Convergence of the quadratic map $\left(x-\left(x-\left(x- \dots \right)^2 \right)^2 \right)^2$?

Question

Edit - I changed the title and much of the body to better reflect my full question. The old one I don't really care about, although I appreciate Fabian's answer of course.

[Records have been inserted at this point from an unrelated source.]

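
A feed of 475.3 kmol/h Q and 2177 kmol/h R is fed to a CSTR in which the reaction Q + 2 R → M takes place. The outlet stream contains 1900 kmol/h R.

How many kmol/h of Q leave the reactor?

For R: n = n₀ − 2ξ → 1900 = 2177 − 2ξ, giving ξ = 138.5 kmol/h.
Outlet amounts (n = n₀ + ν ξ):
  Q: 475.3 − 1(138.5) = 336.8
  R: 2177 − 2(138.5) = 1900
  M: 0 + 1(138.5) = 138.5

337 kmol/h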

Here is the plot for the function (or map), defined as follows:

$$f_0(x)=x^2$$

$$f_n(x)=(x-f_{n-1}(x))^2$$

If the limit exists, then:

$$f(x)=\lim_{n \to \infty} f_n(x)$$

If the map oscillates between two or more (finite number) of states, I define several limits.

$$0<x<\frac{3}{4}$$

$$f(x)=x+\frac{1}{2}-\sqrt{x+\frac{1}{4}}$$

$$\frac{3}{4}<x<\frac{5}{4}$$

$$f_{a}(x)=x-\frac{1}{2}-\sqrt{x-\frac{3}{4}}$$

$$f_{b}(x)=x-\frac{1}{2}+\sqrt{x-\frac{3}{4}}$$

Then the function splits into four branches, and soon (for $x \in (1.36,1.37)$ ) splits again and later becomes chaotic.

However, there is a special value:

$$f(2)=4$$

So, the most important question - how to completely describe and prove the properties of this map in the range $0<x<2$?

For larger $x$ the function becomes infinite.

Edit

I found some sources on this map, for example this one

This is what the map looks like if we don't square on the last step:

Actually, most of my question is answered in the linked paper.

Another (professional) paper on this map is here. Mathworld entry is quite extensive as well.

---

Here is the old question.

For any $|x|<1$ we can expand the square root in the following way:

$$\sqrt{1+x}=1+\frac{x}{2}-2\left(\frac{x}{4}-\left(\frac{x}{4}-\left(\frac{x}{4}- \dots \right)^2 \right)^2 \right)^2$$

Turns out the above formula is valid for all $0<x<3$.

How does this quadratic map manage to give the correct values for the root when the Taylor expansion fails?

---

This one, on the other hand works only for $|x|<1$:

$$\sqrt{1-x}=1-\frac{x}{2}-2\left(\frac{x}{4}+\left(\frac{x}{4}+\left(\frac{x}{4}+ \dots \right)^2 \right)^2 \right)^2$$

Still, this formula is much more convenient than the Taylor series, because there is no need to remember (or derive) the coefficients for each term.

Moreover, we can create very good (arbitrarily accurate) infinite expansions for square roots, for example:

$$\sqrt{2}=\frac{3}{2}-4\left(\frac{1}{8}+\left(\frac{1}{8}+\left(\frac{1}{8}+ \dots \right)^2 \right)^2 \right)^2$$

$$\sqrt{3}=\frac{7}{4}-4\left(\frac{1}{16}+\left(\frac{1}{16}+\left(\frac{1}{16}+ \dots \right)^2 \right)^2 \right)^2$$

Answer 1

It looks closely related to Newton's way to compute the square-root. If you want the square root of $1+x$, you generate the sequence $$a_{n+1}= \frac12\left(a_n + \frac{1+x}{a_n}\right)$$ with $a_0$ some initial guess. You can show that $\sqrt{1+x} = \lim_{n\to\infty} a_n$.

Your method on the other hand is obtained from the sequence $$ b_{n+1} = \left(\frac{x}4 - b_n \right)^2.$$ You can show that $\lim_{n\to\infty}(2 b_n) = 1+ \frac12 x - \sqrt{1+x}$, for proper initial conditions.